In Oblivion there's less dialogue choices, but instead you can choose where to go, what do do, anytime. As it is an open-world sandbox, you can choose to fish for scales and pearls in the Rumare, then hire a room in Pell's Gate. You can steal a horse and go to Bravil and sell the pearls there. Or you could buy the horse and go to Skingrad and stalk Lazare Milvan. Perhaps join the Fighters Guild? Or screw the pearls, why not rob Countess Umbranox and join the Thieves Guld, selling the jewellery to Ongar? Or play as a law-abiding dungeon-crawler who only explores caves because forts and Ayleid ruins scare him (because of a hideous event that transpired when he was a child, and therefore he will try to extract revenge on his childhood demon, which is http://www.uesp.net/wiki/Oblivion:Jalbert).
I got a bit carried away, but my point is that, mostly because of the open world, there's so many choices in TES that you can build a roleplaying story like no other - and I haven't even mentioned your stats and equipment, which are just as diverse as KotOR's.
I think that BioWare games are more epic and "tight" than TES games, but in TES the epicness is more spread out over the game world, and with all the content and the freedom the game length is a lot longer, and your roleplaying choices are even more. :tes:
And again a choice without a meaningful consequence is not really a choice at all, it's just an illusion of choice.
I agree... to an extent. Remember that a lot of the role-playing experience comes from yourself, from what you imagine and then project onto the game.
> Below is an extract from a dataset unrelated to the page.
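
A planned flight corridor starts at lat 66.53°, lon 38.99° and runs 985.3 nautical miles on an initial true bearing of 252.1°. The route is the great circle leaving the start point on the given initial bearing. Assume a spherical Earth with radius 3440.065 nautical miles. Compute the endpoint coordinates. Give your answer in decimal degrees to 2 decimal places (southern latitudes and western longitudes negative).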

A conversation in KotOR can have 3 dialogue choices, where two of them, while different, can lead to the same answer. The result of the conversation will be the same, and you get no different remarks from party members or anything. But if one choice was rude while the other one was polite, you are still defining your character even if nothing in the game reflects this. It's like walking instead of running inside cities in Oblivion - NPC's does not care whatever you do, but you may decide that your character doesn't want to disgrace her/himself by running inside a bookstore.